El propio Ministerio de Economía largó el dato la semana pasada en el marco de su proyecto de desarrollo de aquí al 2050: En apenas 25 años habrá en el país 94 ancianos (entre los que estaré incluido, si la parka no me lleva antes) por cada cien niños y adolescentes. Para entender la pesadilla financiera que este dato demográfico supone basta recordar que hoy solo dos de cada diez trabajadores aportan para la seguridad social. O sea que, por cada centenar de párvulos habrá alrededor de ochenta adultos mayores sin ingresos ni cobertura médica. La fuerza laboral ocupada de entonces tendrá que hacerse cargo no solo de pagar la crianza y educación de los niños, también de cuidar y alimentar a sus padres y abuelos. Alguno puede alegar que eso siempre fue así y tendrá toda la razón; la diferencia radica, sin embargo, en el número. Los adultos mayores jamás en toda nuestra historia representaron un porcentaje tan alto de la población como ocurrirá en el próximo cuarto de siglo. Estaremos padeciendo el mismo proceso de envejecimiento de la población que experimentan todos los países desarrollados, solo que nosotros seguiremos en el subdesarrollo. La necesidad de médicos, hospitales y medicamentos se disparará brutalmente. Si hoy los recursos son insuficientes, me asusta imaginar lo que puede ocurrir en ese futuro inmediato.
Suponer que este drama se puede enfrentar con ese parche bochornoso que suponen las pensiones para la tercera edad es desconocer las matemáticas. Aun con la miserable pensión que hoy se paga a un reducidísimo número de beneficiarios, el costo resulta ya más que importante. Pretender ampliarlo para cubrir a todos en los próximos lustros implica la generación de un agujero fiscal diez veces mayor que el que provoca hoy la desmadrada Caja de los Jubilados del Estado.
Para enfrentar este culebrón solo hay dos caminos que indefectiblemente debemos tomar y en simultáneo.
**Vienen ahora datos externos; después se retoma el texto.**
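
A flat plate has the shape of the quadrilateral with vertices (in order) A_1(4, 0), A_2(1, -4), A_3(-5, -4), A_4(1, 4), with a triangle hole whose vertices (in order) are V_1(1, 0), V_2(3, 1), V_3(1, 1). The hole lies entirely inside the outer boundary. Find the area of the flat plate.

Outer boundary:
Apply the shoelace (surveyor's) formula: 2A = Σ (x_i·y_{i+1} − x_{i+1}·y_i), indices taken mod 4.
Σ = (-16) + (-24) + (-16) + (-16) = -72
Area = |Σ|/2 = 36.
Hole:
Apply the shoelace (surveyor's) formula: 2A = Σ (x_i·y_{i+1} − x_{i+1}·y_i), indices taken mod 3.
Cross-terms: 1, 2, -1  ⇒  Σ = 2
Area = |Σ|/2 = 1.
Net area = 36 − 1 = 35.

35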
El primero, obviamente, es preparar a esos niños y adolescentes para que puedan mejorar la escasa productividad que hoy logramos sus padres y abuelos y lo segundo, necesitamos formalizar el mercado laboral lo más rápidamente posible. Incrementar el número de trabajadores adscritos a la seguridad social es la única manera de evitarnos un futuro degradante en nuestra ancianidad.
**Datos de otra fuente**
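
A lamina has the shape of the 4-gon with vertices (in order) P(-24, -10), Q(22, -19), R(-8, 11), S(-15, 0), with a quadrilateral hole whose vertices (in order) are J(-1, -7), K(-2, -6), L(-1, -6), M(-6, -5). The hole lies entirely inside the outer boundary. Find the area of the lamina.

Outer boundary:
P→Q: (-24)(-19) − (22)(-10) = 676
Q→R: (22)(11) − (-8)(-19) = 90
R→S: (-8)(0) − (-15)(11) = 165
S→P: (-15)(-10) − (-24)(0) = 150
Σ = 1081
Area = |Σ|/2 = 540.5.
Hole:
J→K: (-1)(-6) − (-2)(-7) = -8
K→L: (-2)(-6) − (-1)(-6) = 6
L→M: (-1)(-5) − (-6)(-6) = -31
M→J: (-6)(-7) − (-1)(-5) = 37
Σ = 4
Area = |Σ|/2 = 2.
Net area = 540.5 − 2 = 538.5.

538.5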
Por último, ningún esfuerzo en ambos sentidos tendrá mucha relevancia si no reformulamos ya los sistemas previsionales vigentes. Es inmoral que la mayoría de los contribuyentes –que nunca tendrán el beneficio de la jubilación– paguen con sus impuestos la debacle de la Caja Fiscal y el mantenimiento de privilegios inadmisibles como la jubilación vip de los parlamentarios.
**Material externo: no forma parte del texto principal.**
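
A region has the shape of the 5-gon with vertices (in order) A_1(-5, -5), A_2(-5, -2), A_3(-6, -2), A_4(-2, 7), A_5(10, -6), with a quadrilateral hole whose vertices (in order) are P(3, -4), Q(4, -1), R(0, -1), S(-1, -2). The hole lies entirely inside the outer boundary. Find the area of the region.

Outer boundary:
Σ = (-15) + (-2) + (-46) + (-58) + (-80) = -201
Area = |Σ|/2 = 100.5.
Hole:
Apply Gauss's area formula: 2A = Σ (x_i·y_{i+1} − x_{i+1}·y_i), indices taken mod 4.
P→Q: (3)(-1) − (4)(-4) = 13
Q→R: (4)(-1) − (0)(-1) = -4
R→S: (0)(-2) − (-1)(-1) = -1
S→P: (-1)(-4) − (3)(-2) = 10
Σ = 18
Area = |Σ|/2 = 9.
Net area = 100.5 − 9 = 91.5.

91.5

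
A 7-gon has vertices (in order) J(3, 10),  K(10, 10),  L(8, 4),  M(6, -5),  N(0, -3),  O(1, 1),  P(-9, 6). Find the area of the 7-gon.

141

Cross-terms: -70, -40, -64, -18, 3, 15, -108  ⇒  Σ = -282
Area = |Σ|/2 = 141.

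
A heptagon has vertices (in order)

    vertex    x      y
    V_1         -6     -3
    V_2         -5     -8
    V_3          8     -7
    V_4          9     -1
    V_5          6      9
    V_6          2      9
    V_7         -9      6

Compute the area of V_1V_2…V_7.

Apply the surveyor's formula: 2A = Σ (x_i·y_{i+1} − x_{i+1}·y_i), indices taken mod 7.
Cross-terms: 33, 99, 55, 87, 36, 93, 63  ⇒  Σ = 466
Area = |Σ|/2 = 233.

233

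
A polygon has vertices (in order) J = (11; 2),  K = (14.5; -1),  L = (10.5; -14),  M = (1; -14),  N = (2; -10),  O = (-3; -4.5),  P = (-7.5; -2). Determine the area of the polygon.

Cross-terms: -40, -192.5, -133, 18, -39, -27.75, 7  ⇒  Σ = -407.25
Area = |Σ|/2 = 203.625.

203.625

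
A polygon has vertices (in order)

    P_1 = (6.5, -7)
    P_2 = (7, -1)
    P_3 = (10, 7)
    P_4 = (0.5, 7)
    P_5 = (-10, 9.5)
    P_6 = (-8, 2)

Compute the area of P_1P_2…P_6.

Cross-terms: 42.5, 59, 66.5, 74.75, 56, 43  ⇒  Σ = 341.75
Area = |Σ|/2 = 170.875.

170.875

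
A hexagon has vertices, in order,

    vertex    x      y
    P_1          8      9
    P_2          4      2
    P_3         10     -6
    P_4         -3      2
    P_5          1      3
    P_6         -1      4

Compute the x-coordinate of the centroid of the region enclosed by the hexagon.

Apply the shoelace (surveyor's) formula. First the cross-terms c_i = x_i·y_{i+1} − x_{i+1}·y_i:
  -20, -44, 2, -11, 7, -41  ⇒  2A = -107, A = -53.5.
Then Σ (x_i + x_{i+1})·c_i = -1107, so x̄ = -1107 / (6·(-53.5)) = 369/107.

369/107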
La seguridad social debe tener las mismas reglas para todos e incluir a la totalidad de los trabajadores del país. Mantener las cosas tal como están es obligar a esos mismos niños a quienes no les estamos garantizando una educación de calidad a que mañana se hagan cargo de nosotros. Les arruinamos la infancia e hipotecamos su futuro.